Agriculture Minister Francesco Lollobrigida told Reuters that Italy must adapt to climate change due to its extended drought.

Lollobrigida said Italy needed to develop additional basins to absorb rainwater, rapidly fix leaking water networks, restore dams, and consider eliminating conventional, demanding crops from increasingly drier areas.
“The drought is not a (one-off) emergency, it is linked to climate change,” said the minister, a prominent member of the ruling nationalist Brothers of Italy party.

Italy had its worst drought in 70 years in 2022, and extended dry winter weather has fueled worries that 2023 will be even worse, frightening agricultural and industrial sectors that depend on abundant water supplies.

This month, the administration nominated a commissioner to manage the situation and supervise a task team of senior ministry officials.

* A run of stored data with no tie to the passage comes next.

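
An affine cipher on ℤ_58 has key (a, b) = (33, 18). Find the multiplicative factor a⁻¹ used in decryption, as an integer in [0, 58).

Extended Euclidean algorithm:
58 = 1*33 + 25
33 = 1*25 + 8
25 = 3*8 + 1
8 = 8*1 + 0
Since gcd(33, 58) = 1, back-substitute to write 1 as a combination:
1 = 25 − 3·8
1 = −3·33 + 4·25
1 = 4·58 − 7·33
Hence 33⁻¹ ≡ -7 ≡ 51 (mod 58).

51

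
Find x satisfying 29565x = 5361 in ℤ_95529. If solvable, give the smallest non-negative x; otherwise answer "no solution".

First find gcd(29565, 95529):
95529 = 3×29565 + 6834
29565 = 4×6834 + 2229
6834 = 3×2229 + 147
2229 = 15×147 + 24
147 = 6×24 + 3
24 = 8×3 + 0
gcd = 3 and 3 | 5361, so solutions exist. Divide through by 3: 9855x ≡ 1787 (mod 31843).
Now find 9855⁻¹ mod 31843:
31843 = 3×9855 + 2278
9855 = 4×2278 + 743
2278 = 3×743 + 49
743 = 15×49 + 8
49 = 6×8 + 1
8 = 8×1 + 0
Back-substitute:
1 = 49 − 6·8
1 = −6·743 + 91·49
1 = 91·2278 − 279·743
1 = −279·9855 + 1207·2278
1 = 1207·31843 − 3900·9855
So 9855·(-3900) ≡ 1 (mod 31843), i.e. 9855⁻¹ ≡ 27943.
Then x ≡ 27943·1787 ≡ 4317 (mod 31843); the smallest non-negative solution is x = 4317.

4317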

“We must consume water better in agriculture, invest in research, use new drip irrigation methods and underground irrigation, and be organized to use every drop in the best way without dispersion,” Lollobrigida added.

He claimed that leaky pipes wasted 41.2% of national network water before reaching taps. The minister stated Germany has 6.5% water dispersion.

He noted that Italy required additional pools to collect rainwater, as precipitation had not significantly dropped but arrived in shorter, sharper bursts, as happened last week in northern Emilia Romagna, causing floods.

“We don’t keep rainwater because we only catch 11%,” he added.

He suggested fixing hundreds of Italy’s over 530 dilapidated dams, saying that 30% were blocked.

The minister denied that the government was trying to undermine EU efforts to decrease carbon emissions and green the economy, despite conceding that climate change caused the drought.

Since January, Italy has asked the EU to weaken a building energy efficiency guideline, phase out combustion engine automobiles, and reduce industrial emissions.

“I think we need to be more pragmatic and less ideological,” Lollobrigida added, warning that severe CO2-reduction measures may turn Italian industry “into a desert” while other nations did not.

“If we stop producing CO2 from one day to the next, but on the other side of the world some nations multiply production using energy with a strong environmental impact… the planet does not change much; in fact it probably gets worse,” he remarked.